New French State aid to help older people make home improvements

According to a recent survey in France, the vast majority of retired people expressed a desire to stay in their homes long-term, rather than entering a care facility.

While there are several schemes by the French government to provide assistance for renovating homes in order to make them more accessible for elderly people, the newly announced “MaPrimeAdapt” seeks to streamline the process.

When was it announced?

MaPrimeAdapt was part of President Emmanuel Macron’s re-election campaign, with plans for it first announced by the president last November.

Most recently, the government aid was earmarked to receive funding in the upcoming 2023 budget, which also hopes to increase the number of nursing home employees, as well as boost public funding for care centres.

The budget is set to allocate €35 million to the National Housing Agency (ANAH) in 2023. In response, the ministry of housing said to Capital France that one of their top priorities is “a single aid for the adaptation of housing to ageing” that would replace several existing government subsidies.

What is the goal of Ma Prime Adapt?

Similar to Ma Prime Renov, this programme hopes to provide additional funding for home refurbishment.

But while Ma Prime Renov focuses on environmentally friendly home adaptations, Ma Prime Adapt aims to make it simpler for older people or those with disabilities to refurbish their homes in order to maintain their autonomy and avoid falls.  

The French government also aims to reduce the number of fatal or disabling falls of people aged 65 by at least 20 percent by 2024, and by 2032, the goal is for at least 680,000 homes to be adapted, particularly those of low-income older people.

Who can benefit?

According to reporting by Le Monde, this aid is not solely reserved for people who already have decreased mobility. 

Instead, it is intended for older people generally.
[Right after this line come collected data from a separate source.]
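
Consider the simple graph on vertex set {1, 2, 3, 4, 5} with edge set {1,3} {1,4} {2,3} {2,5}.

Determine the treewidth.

A width-1 tree decomposition is:
Bags: B1 = {2, 3}  B2 = {1, 3}  B3 = {1, 4}  B4 = {2, 5}
Tree: B1–B2, B2–B3, B1–B4
The largest bag has 2 vertices, giving width 1; this decomposition certifies tw(G) ≤ 1. Any graph with an edge has treewidth ≥ 1, and G has the edge 2–3. Combining the bounds, tw(G) = 1.

1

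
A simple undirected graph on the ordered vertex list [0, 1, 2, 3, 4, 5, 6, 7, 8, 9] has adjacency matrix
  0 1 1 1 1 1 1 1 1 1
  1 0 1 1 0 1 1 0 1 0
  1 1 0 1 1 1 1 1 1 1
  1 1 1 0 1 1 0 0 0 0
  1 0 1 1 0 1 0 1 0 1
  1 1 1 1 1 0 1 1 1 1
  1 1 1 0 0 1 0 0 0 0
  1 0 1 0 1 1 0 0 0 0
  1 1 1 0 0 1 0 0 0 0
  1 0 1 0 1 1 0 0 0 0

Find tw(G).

A width-4 tree decomposition is:
Bags: B1 = {0, 1, 2, 3, 5}  B2 = {0, 2, 3, 4, 5}  B3 = {0, 2, 4, 5, 9}  B4 = {0, 1, 2, 5, 6}  B5 = {0, 2, 4, 5, 7}  B6 = {0, 1, 2, 5, 8}
Tree: B1–B2, B2–B3, B1–B4, B2–B5, B4–B6
The largest bag has 5 vertices, giving width 4; this decomposition certifies tw(G) ≤ 4. On the other hand G contains the 5-clique {0, 1, 2, 5, 8}. A clique must lie in a single bag of any decomposition, so no decomposition can have width below 4. The upper and lower bounds meet at 4, so that is the treewidth.

4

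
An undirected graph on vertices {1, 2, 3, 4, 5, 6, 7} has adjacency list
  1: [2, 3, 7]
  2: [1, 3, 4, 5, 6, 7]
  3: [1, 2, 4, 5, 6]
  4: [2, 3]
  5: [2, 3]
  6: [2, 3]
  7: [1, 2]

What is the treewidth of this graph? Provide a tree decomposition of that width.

Treewidth 2.
One optimal decomposition is:
Bags: B1 = {1, 2, 3}  B2 = {2, 3, 4}  B3 = {1, 2, 7}  B4 = {2, 3, 6}  B5 = {2, 3, 5}
Tree: B1–B2, B1–B3, B2–B4, B4–B5

Each bag holds 3 vertices, so the decomposition has width 2, which upper-bounds the treewidth. For the lower bound, the 3 vertices {1, 2, 3} are pairwise adjacent, and any tree decomposition puts a clique entirely inside one bag — forcing width ≥ 2. Combining the bounds, tw(G) = 2.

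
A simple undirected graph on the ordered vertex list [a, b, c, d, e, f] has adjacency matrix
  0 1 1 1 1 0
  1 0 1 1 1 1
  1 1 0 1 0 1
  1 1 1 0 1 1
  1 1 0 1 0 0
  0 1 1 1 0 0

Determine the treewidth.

A width-3 tree decomposition is:
Bags: B1 = {a, b, c, d}  B2 = {a, b, d, e}  B3 = {b, c, d, f}
Tree: B1–B2, B1–B3
Each bag holds 4 vertices, so the decomposition has width 3, which upper-bounds the treewidth. On the other hand G contains the 4-clique {b, c, d, f}. A clique must lie in a single bag of any decomposition, so no decomposition can have width below 3. The upper and lower bounds meet at 3, so that is the treewidth.

3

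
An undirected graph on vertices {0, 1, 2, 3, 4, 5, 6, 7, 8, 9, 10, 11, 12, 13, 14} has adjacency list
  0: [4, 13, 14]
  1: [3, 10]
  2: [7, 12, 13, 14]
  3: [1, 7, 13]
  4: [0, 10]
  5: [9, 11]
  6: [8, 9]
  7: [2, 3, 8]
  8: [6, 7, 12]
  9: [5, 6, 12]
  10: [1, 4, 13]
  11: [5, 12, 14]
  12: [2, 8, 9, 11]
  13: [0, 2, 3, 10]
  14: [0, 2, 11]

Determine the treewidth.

3

A width-3 tree decomposition is:
Bags: B1 = {0, 1, 4, 10}  B2 = {0, 1, 10, 13}  B3 = {0, 1, 3, 13}  B4 = {0, 3, 13, 14}  B5 = {2, 3, 13, 14}  B6 = {2, 3, 7, 14}  B7 = {2, 7, 11, 14}  B8 = {2, 7, 11, 12}  B9 = {7, 8, 11, 12}  B10 = {5, 8, 11, 12}  B11 = {5, 8, 9, 12}  B12 = {5, 6, 8, 9}
Tree: B1–B2, B2–B3, B3–B4, B4–B5, B5–B6, B6–B7, B7–B8, B8–B9, B9–B10, B10–B11, B11–B12
The largest bag has 4 vertices, giving width 3; this decomposition certifies tw(G) ≤ 3. For the lower bound: the 4 vertex sets {1,4,10}, {0}, {13}, {2,3,7,14} are disjoint, each induces a connected subgraph, and every pair is joined by at least one edge of G. Contracting each set to a single vertex therefore yields K_{4} as a minor, and since treewidth is minor-monotone, tw(G) ≥ tw(K_{4}) = 3. Combining the bounds, tw(G) = 3.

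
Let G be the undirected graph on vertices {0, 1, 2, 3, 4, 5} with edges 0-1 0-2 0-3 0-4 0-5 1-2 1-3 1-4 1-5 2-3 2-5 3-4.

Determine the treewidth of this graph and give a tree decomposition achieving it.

The largest bag has 4 vertices, giving width 3; this decomposition certifies tw(G) ≤ 3. On the other hand G contains the 4-clique {0, 1, 2, 3}. A clique must lie in a single bag of any decomposition, so no decomposition can have width below 3. Therefore the treewidth is 3.

Treewidth 3.
One optimal decomposition is:
Bags: B1 = {0, 1, 2, 3}  B2 = {0, 1, 2, 5}  B3 = {0, 1, 3, 4}
Tree: B1–B2, B1–B3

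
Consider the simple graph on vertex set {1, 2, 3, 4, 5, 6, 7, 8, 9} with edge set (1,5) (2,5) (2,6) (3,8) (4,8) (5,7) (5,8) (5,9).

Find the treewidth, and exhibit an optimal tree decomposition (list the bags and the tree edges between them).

Treewidth 1.
One optimal decomposition is:
Bags: B1 = {4, 8}  B2 = {5, 8}  B3 = {2, 5}  B4 = {5, 7}  B5 = {5, 9}  B6 = {3, 8}  B7 = {1, 5}  B8 = {2, 6}
Tree: B1–B2, B2–B3, B2–B4, B4–B5, B1–B6, B5–B7, B3–B8

The largest bag has 2 vertices, giving width 1; this decomposition certifies tw(G) ≤ 1. Any graph with an edge has treewidth ≥ 1, and G has the edge 8–4. Hence tw(G) = 1 exactly.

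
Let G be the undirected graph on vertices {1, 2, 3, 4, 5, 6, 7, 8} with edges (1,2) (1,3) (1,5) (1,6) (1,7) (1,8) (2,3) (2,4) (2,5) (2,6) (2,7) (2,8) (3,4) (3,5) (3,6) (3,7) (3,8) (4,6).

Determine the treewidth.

3

A width-3 tree decomposition is:
Bags: B1 = {1, 2, 3, 7}  B2 = {1, 2, 3, 5}  B3 = {1, 2, 3, 8}  B4 = {1, 2, 3, 6}  B5 = {2, 3, 4, 6}
Tree: B1–B2, B2–B3, B2–B4, B4–B5
Every bag has size at most 4, so the width is 4 − 1 = 3 and tw(G) ≤ 3. For the lower bound, the 4 vertices {1, 2, 3, 8} are pairwise adjacent, and any tree decomposition puts a clique entirely inside one bag — forcing width ≥ 3. Combining the bounds, tw(G) = 3.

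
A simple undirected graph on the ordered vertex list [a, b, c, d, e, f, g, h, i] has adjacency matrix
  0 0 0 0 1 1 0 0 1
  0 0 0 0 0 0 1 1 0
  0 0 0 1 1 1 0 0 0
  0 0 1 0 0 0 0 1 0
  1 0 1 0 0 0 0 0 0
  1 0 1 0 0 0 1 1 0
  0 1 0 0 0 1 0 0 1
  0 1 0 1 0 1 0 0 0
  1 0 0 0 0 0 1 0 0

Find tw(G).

3

A width-3 tree decomposition is:
Bags: B1 = {a, c, d, e}  B2 = {a, c, d, f}  B3 = {a, d, f, h}  B4 = {a, f, h, i}  B5 = {f, g, h, i}  B6 = {b, g, h, i}
Tree: B1–B2, B2–B3, B3–B4, B4–B5, B5–B6
The largest bag has 4 vertices, giving width 3; this decomposition certifies tw(G) ≤ 3. For the lower bound: the 4 vertex sets {c,d,e}, {a}, {f}, {b,g,h,i} are disjoint, each induces a connected subgraph, and every pair is joined by at least one edge of G. Contracting each set to a single vertex therefore yields K_{4} as a minor, and since treewidth is minor-monotone, tw(G) ≥ tw(K_{4}) = 3. Therefore the treewidth is 3.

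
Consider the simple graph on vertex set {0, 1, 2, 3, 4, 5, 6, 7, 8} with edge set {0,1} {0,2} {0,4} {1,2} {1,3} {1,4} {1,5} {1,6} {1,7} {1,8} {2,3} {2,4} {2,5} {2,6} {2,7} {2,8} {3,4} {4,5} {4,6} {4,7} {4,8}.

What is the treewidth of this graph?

A width-3 tree decomposition is:
Bags: B1 = {1, 2, 4, 5}  B2 = {1, 2, 4, 8}  B3 = {1, 2, 4, 6}  B4 = {1, 2, 3, 4}  B5 = {0, 1, 2, 4}  B6 = {1, 2, 4, 7}
Tree: B1–B2, B1–B3, B3–B4, B3–B5, B4–B6
The largest bag has 4 vertices, giving width 3; this decomposition certifies tw(G) ≤ 3. For the lower bound, the 4 vertices {0, 1, 2, 4} are pairwise adjacent, and any tree decomposition puts a clique entirely inside one bag — forcing width ≥ 3. Therefore the treewidth is 3.

3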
When applying, the applicant must be able to demonstrate that they are an independent retiree and need (this could be based on income, age, health, etc) to adapt their housing in order to make it more accessible.
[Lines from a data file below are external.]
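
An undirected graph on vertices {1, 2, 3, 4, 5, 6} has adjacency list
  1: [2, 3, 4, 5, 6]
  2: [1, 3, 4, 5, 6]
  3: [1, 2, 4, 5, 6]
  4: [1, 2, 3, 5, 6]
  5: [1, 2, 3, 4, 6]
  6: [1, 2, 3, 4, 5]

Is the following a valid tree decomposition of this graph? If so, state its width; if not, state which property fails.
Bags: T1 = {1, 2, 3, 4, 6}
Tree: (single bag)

A tree decomposition must satisfy three properties: every vertex lies in some bag; for every edge, both endpoints lie together in some bag; and for every vertex, the bags containing it form a connected subtree. Here vertex 5 appears in no bag, so the decomposition is invalid.

No — vertex 5 appears in no bag.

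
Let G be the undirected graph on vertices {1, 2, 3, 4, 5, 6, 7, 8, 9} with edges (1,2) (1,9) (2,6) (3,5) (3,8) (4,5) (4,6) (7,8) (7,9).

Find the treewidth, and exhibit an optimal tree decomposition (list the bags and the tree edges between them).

Treewidth 2.
One such decomposition:
Bags: B1 = {3, 7, 8}  B2 = {3, 7, 9}  B3 = {1, 3, 9}  B4 = {1, 2, 3}  B5 = {2, 3, 6}  B6 = {3, 4, 6}  B7 = {3, 4, 5}
Tree: B1–B2, B2–B3, B3–B4, B4–B5, B5–B6, B6–B7

Each bag holds 3 vertices, so the decomposition has width 2, which upper-bounds the treewidth. For the lower bound, G contains the cycle 3–8–7–9–1–2–6–4–5–3, so G is not a forest; only forests have treewidth ≤ 1, hence tw(G) ≥ 2. Combining the bounds, tw(G) = 2.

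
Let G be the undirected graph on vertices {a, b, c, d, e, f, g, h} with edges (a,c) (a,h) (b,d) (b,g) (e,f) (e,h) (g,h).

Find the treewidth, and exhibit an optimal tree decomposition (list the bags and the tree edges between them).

Every bag has size at most 2, so the width is 2 − 1 = 1 and tw(G) ≤ 1. Since G has at least one edge (e.g. e–h), it is not an edgeless graph, so tw(G) ≥ 1. Hence tw(G) = 1 exactly.

Treewidth 1.
One optimal decomposition is:
Bags: B1 = {e, h}  B2 = {g, h}  B3 = {b, g}  B4 = {a, h}  B5 = {b, d}  B6 = {e, f}  B7 = {a, c}
Tree: B1–B2, B2–B3, B1–B4, B3–B5, B1–B6, B4–B7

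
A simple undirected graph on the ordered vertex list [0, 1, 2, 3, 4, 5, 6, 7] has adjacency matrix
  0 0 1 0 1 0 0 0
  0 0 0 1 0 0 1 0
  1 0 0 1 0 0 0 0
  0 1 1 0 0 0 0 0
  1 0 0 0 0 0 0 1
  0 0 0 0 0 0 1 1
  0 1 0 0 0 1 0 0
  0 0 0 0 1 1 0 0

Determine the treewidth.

2

A width-2 tree decomposition is:
Bags: B1 = {0, 4, 7}  B2 = {0, 5, 7}  B3 = {0, 5, 6}  B4 = {0, 1, 6}  B5 = {0, 1, 3}  B6 = {0, 2, 3}
Tree: B1–B2, B2–B3, B3–B4, B4–B5, B5–B6
Each bag holds 3 vertices, so the decomposition has width 2, which upper-bounds the treewidth. The edges 0–4–7–5–6–1–3–2–0 form a cycle, so G is not a tree and its treewidth is at least 2. The upper and lower bounds meet at 2, so that is the treewidth.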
The amount of assistance offered will be means-tested based on financial status.

What types of work would qualify?

Some examples of work that might qualify for assistance might be:

  • adapting the bathroom (for example, adding grab bars or enlarging the door)
  • replacing the bathtub with a shower
  • installing a bathtub with a door
  • installing a stair lift
  • adding access ramps to the home

The benefit is not limited to those options – any project that aims to increase home accessibility for a senior could qualify, as long as it is not simply aesthetic-focused.

Can it be combined with Ma Prime Renov?

They have different criteria, but Ma Prime Renov and Ma Prime Adapt can be combined in order to provide maximum support to elderly people wishing to adapt and stay in their homes.

How can I apply?

In order to apply, you will be required to meet the conditions stated above, in addition to being able to demonstrate that the housing in question is at least 15 years old and that the amount of work being done would cost at least €1,500.
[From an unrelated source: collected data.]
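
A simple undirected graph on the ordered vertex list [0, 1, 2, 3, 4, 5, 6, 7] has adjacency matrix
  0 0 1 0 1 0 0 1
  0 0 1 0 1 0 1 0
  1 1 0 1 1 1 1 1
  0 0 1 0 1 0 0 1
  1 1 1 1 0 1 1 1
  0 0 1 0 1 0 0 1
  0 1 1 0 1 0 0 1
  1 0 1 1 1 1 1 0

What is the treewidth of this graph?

A width-3 tree decomposition is:
Bags: B1 = {2, 3, 4, 7}  B2 = {2, 4, 5, 7}  B3 = {2, 4, 6, 7}  B4 = {0, 2, 4, 7}  B5 = {1, 2, 4, 6}
Tree: B1–B2, B2–B3, B2–B4, B3–B5
Each bag holds 4 vertices, so the decomposition has width 3, which upper-bounds the treewidth. Conversely, {1, 2, 4, 6} is a clique of size 4, and the vertices of any clique must share a bag in every tree decomposition; so some bag has ≥ 4 vertices and tw(G) ≥ 3. Therefore the treewidth is 3.

3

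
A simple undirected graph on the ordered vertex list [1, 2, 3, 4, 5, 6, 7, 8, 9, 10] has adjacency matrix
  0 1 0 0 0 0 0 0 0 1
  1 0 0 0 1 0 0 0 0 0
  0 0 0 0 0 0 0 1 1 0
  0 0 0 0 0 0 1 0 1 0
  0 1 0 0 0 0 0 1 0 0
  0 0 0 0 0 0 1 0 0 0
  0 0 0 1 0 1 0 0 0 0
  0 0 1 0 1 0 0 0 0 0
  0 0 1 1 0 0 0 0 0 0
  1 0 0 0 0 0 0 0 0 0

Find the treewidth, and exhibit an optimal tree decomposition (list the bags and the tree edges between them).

The largest bag has 2 vertices, giving width 1; this decomposition certifies tw(G) ≤ 1. Any graph with an edge has treewidth ≥ 1, and G has the edge 6–7. The upper and lower bounds meet at 1, so that is the treewidth.

Treewidth 1.
Bags: B1 = {6, 7}  B2 = {4, 7}  B3 = {4, 9}  B4 = {3, 9}  B5 = {3, 8}  B6 = {5, 8}  B7 = {2, 5}  B8 = {1, 2}  B9 = {1, 10}
Tree: B1–B2, B2–B3, B3–B4, B4–B5, B5–B6, B6–B7, B7–B8, B8–B9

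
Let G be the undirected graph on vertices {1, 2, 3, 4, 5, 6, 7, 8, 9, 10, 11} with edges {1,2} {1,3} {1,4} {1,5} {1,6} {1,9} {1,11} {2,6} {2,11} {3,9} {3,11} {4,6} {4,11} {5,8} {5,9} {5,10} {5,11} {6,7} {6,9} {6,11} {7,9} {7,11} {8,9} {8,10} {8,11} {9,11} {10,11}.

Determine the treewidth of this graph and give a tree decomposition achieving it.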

Keep in mind that the renovation will need to be carried out by a recognised building company or contractor – specifically one with the label “RGE.”

You will be able  toapply for the Ma Prime Adapt aid via France’s National Housing Agency (ANAH). A dedicated website will be created to facilitate the process, with a launch date TBC. 

On the site, you will submit an application form that includes the estimates of the work planned. According to Le Monde, €5,600 will be the maximum amount of aid to be offered, and the cost of work will be capped at €8,000. However, this information has not yet been published by the National Housing Agency. 

What have the other available schemes been?

Currently, retirees in France can apply for the “Habiter facile” scheme from the ANAH (Agence Nationale de l’Habitat), which also helps to finance work that promotes the ability of elderly people to remain in their homes.

“Bien vieillir chez soi” is a similar aid scheme which is offered by the CNAV (social security).

The elderly and disabled can also benefit from tax credits on accessibility or home adaptation work. 

These will likely be replaced by Ma Prime Adapt, which will combine all benefits into one package.